“…the twenty-four elders fall down before him who is seated on the throne and worship him who lives for ever and ever…” (RSV Catholic edition, Revelation 4:10)

Among the great tourist attractions of England are its medieval cathedrals, and each year hundreds of thousands of visitors both from home and overseas look round them.  But the last thought which entered the heads of the men who designed and built them was that they were constructing a tourist attraction.  They did not even build them as the great places of pilgrimage which they quickly became.

For the cathedrals were built for the praise and glory of God by men who believed in God as other people believe in the Law of Gravity.  It is no coincidence that the most magnificent examples were built in the Age of Faith in the 13th and following centuries; and they were served by monastic communities or secular canons whose whole lives were devoted to the offering of worship to God.

From first to last these great churches were planned, constructed and used for God’s honour and glory.  That is why they were built on so vast and ambitious a scale – not because great numbers of people crowded in for the services, but so that they might be a worthy offering to the high and holy God.  And for the same reason they were made splendid with a profusion of sculpture and carving, and crowned by great towers or soaring spires pointing significantly heavenwards.

Thus beauty and magnificence were alike given to God just because he is God.  As King Solomon said of the Temple which he built in Jerusalem: “…the house that is to be builded for the Lord must be exceeding magnifical…” (1 Chronicles 22:5).

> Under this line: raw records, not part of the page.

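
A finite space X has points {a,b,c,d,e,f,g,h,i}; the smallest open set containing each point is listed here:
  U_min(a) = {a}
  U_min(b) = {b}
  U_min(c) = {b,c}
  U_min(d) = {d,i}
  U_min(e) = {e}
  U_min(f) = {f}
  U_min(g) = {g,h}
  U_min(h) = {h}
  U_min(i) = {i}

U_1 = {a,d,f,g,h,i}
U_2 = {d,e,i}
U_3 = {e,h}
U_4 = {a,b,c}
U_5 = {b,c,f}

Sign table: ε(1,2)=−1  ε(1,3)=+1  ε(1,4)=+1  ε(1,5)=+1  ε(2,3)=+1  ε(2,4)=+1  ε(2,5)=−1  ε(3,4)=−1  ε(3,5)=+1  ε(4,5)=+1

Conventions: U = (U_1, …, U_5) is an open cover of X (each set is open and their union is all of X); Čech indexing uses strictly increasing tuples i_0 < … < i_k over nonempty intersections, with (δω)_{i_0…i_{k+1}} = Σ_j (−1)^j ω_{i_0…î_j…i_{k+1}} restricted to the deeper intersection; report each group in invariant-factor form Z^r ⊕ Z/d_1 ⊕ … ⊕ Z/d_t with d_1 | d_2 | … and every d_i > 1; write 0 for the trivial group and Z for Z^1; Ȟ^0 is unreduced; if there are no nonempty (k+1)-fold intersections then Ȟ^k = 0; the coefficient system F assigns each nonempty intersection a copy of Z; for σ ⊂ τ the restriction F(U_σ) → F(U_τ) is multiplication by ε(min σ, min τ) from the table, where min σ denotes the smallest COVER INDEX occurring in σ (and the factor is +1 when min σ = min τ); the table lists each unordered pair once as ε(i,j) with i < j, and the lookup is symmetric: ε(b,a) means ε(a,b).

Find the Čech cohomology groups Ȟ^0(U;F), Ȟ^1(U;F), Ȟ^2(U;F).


Ȟ^0 ≅ 0, Ȟ^1 ≅ Z ⊕ Z/2 and Ȟ^2 ≅ 0

cover nerve:
  U12={d,i} U13={h} U14={a} U15={f} U23={e} U45={b,c}
C dims 5,6; δ0: rk 5, SNF 1^4·2
Ȟ^0: (5−5)−0=0 ⇒ 0
Ȟ^1: (6−0)−5=1 plus torsion [2] ⇒ Z ⊕ Z/2
Ȟ^2: (0−0)−0=0 ⇒ 0


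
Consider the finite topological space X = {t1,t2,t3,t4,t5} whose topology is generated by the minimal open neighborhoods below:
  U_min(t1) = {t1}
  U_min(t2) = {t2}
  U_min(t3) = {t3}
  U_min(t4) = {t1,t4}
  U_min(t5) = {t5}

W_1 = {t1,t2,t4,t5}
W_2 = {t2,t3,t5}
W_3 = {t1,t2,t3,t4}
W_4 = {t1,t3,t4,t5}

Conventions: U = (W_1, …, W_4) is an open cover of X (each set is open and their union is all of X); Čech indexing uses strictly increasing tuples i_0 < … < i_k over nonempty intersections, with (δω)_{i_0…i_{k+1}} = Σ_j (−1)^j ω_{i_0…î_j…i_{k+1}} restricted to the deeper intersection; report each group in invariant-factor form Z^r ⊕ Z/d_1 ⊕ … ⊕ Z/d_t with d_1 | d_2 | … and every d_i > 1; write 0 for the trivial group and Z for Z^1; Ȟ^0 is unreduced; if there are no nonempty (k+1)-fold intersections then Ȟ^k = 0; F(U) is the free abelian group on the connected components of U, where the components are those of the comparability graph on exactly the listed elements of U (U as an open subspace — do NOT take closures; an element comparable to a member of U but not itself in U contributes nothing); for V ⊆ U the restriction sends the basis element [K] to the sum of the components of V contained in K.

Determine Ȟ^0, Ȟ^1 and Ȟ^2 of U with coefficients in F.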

These masterpieces of the architect’s and craftsman’s skill were the outward expression of their own religious faith and aspirations, and had the power of turning the minds and hearts of succeeding generations to seek in their turn those things which are above.  Thus these great places of worship had their origin in the love and devotion within those men’s hearts, for God dominated their lives, as the cathedrals dominated the cities in which they lived.